Por supuesto que en mi vida fuera de las aulas soy beligerante en muchos asuntos. Estoy en mi derecho, y si me apuran, en mi obligación. Sin embargo, parece que tener unas determinadas ideas, me inhabilita para ser neutral. Se asume como natural que los de izquierdas tratamos arteramente de manipular las mentes de los más pequeños. Somos, genéticamente, incapaces de ver defectos en los nuestros y endiosamos a los que se han declarado de izquierdas. Ya saben qué damos en las clases, cómo explicamos y qué ocultamos. No recuerdo qué cargo del PP sugería eliminar las facultades de Políticas y Sociología porque eran un criadero de marxistas.

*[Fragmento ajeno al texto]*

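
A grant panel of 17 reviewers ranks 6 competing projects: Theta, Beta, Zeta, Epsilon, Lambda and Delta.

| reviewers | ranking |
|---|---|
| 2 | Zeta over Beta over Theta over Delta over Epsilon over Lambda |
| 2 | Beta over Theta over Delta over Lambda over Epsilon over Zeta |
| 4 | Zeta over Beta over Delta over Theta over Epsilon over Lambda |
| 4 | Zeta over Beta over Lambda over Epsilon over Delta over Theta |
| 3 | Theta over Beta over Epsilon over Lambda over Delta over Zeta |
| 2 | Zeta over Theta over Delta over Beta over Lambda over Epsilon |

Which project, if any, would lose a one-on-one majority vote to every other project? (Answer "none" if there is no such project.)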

Se da la circunstancia de que mis apuntes están colgados con licencia Creative Commons, pero, por supuesto, no voy a someterme al escrutinio de nadie. Soy un profesional honesto, no necesito demostrarlo. En cambio, hay quienes proponen en colegios públicos celebrar procesiones infantiles, ¿no es eso manipular a los más pequeños? Ellos no lo creen así, creen que lo hacen por tradición, como poner un belén en los centros públicos. No comprenden que ateos y creyentes en otras religiones nos podamos sentir no identificados. Los espacios públicos son de todos, no pueden asociarse a ninguna fe ni ideología.  Pero ideología es ser de IU o de Podemos, aunque no se hable de ello en clase. No es ideología ser conservador, partidario de las procesiones o contrario al matrimonio homosexual.
La ideología sólo tenemos los de izquierdas, y tratamos, por todos los medios de convencer a los demás, siempre con métodos maquiavélicos, como sólo los de izquierda podemos hacer. Porque el sentido común está con Rajoy, con lo que siempre ha sido así. Una actividad crítica siempre es sospechosa de ideológica, mientras que en lo que continúa el estado de las cosas no se aprecia ideología ninguna. Lo dicho, ideología es la de los demás. Y yo soy muy demás.